Tom Von Essen is talking about the kindness of strangers since September 11, about all the people who hug the former fire commissioner on the streets. “Nobody knew me before,” he says, with tears in his eyes. “I wouldn’t have any problem at all if we were back to that. If we were back to September 10.”
Von Essen would give anything to bring back the 343 firefighters who died in the attacks on the World Trade Center. But he has a substantial, if secondary, personal reason for wanting a return to anonymity. Von Essen was the only public figure whose image was tarnished by the tragedy.

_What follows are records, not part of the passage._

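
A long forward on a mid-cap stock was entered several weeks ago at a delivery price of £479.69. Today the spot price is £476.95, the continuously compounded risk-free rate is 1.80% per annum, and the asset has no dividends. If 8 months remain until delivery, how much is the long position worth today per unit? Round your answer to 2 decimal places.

£2.98

Current fair forward for the remaining 8 months: F = S·e^(r·T), r = 0.0180
F = 476.95 · e^(0.0180 × 8/12) = 476.95 × 1.012072 = 482.7077
Value of long forward = (F − K)·e^(−rT) = (482.7077 − 479.69) · e^(−0.0180·8/12)
= 3.0177 × 0.988072 = 2.98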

Now he has written a book. Though he’s not trying to live up to an advance anywhere near Rudy Giuliani’s $3 million, two-book deal, the stakes couldn’t be higher for the 56-year-old FDNY lifer. Strong of Heart is Von Essen’s chance to rescue his reputation. Even if the book doesn’t earn him sympathy, he deserves credit for being true to himself: a mix of boyish enthusiasm and acid temper.
He details the agony he felt but rarely displayed in front of TV cameras; Von Essen repeatedly sought out rooms where he could close the door and cry, alone. Describing his decisions, however, he is either bravely honest or foolish. Where sensitivity and savvy are called for, he shows himself totally misreading the situation. As plans are finalized to cut the number of firefighters searching the wreckage, Giuliani asks Von Essen, “Will this be a big deal?” He replies, “For some of the workers, maybe. But not the average guys. They’ll understand.” The redeployment sets off fistfights.
In other places, Von Essen – since January a senior vice-president at Giuliani Partners – spreads the blame. He criticizes staff fire chiefs for not taking command of NYPD and Port Authority forces at the Trade Center site.
A senior chief, told of Von Essen’s commentary, is incredulous: “The cops are the ones with the guns – we’re gonna tell them what to do? The PD and PA wouldn’t even meet with us! Von Essen had the mayor’s ear; why wasn’t he getting Giuliani to have everyone play nice in the sandbox?” Von Essen’s response, over the phone, is so blistering that he insists it remain off-the-record.
He has no illusions that Strong of Heart will win over his bitter enemies, but he says, “The really solid firefighters and the families that didn’t understand why I did certain things, I’d love for them to understand.”
New York’s firefighters were deified after September 11. By including his spite as well as his sorrow, Von Essen accomplishes a rare and good thing for a memoirist: He portrays himself as entirely human.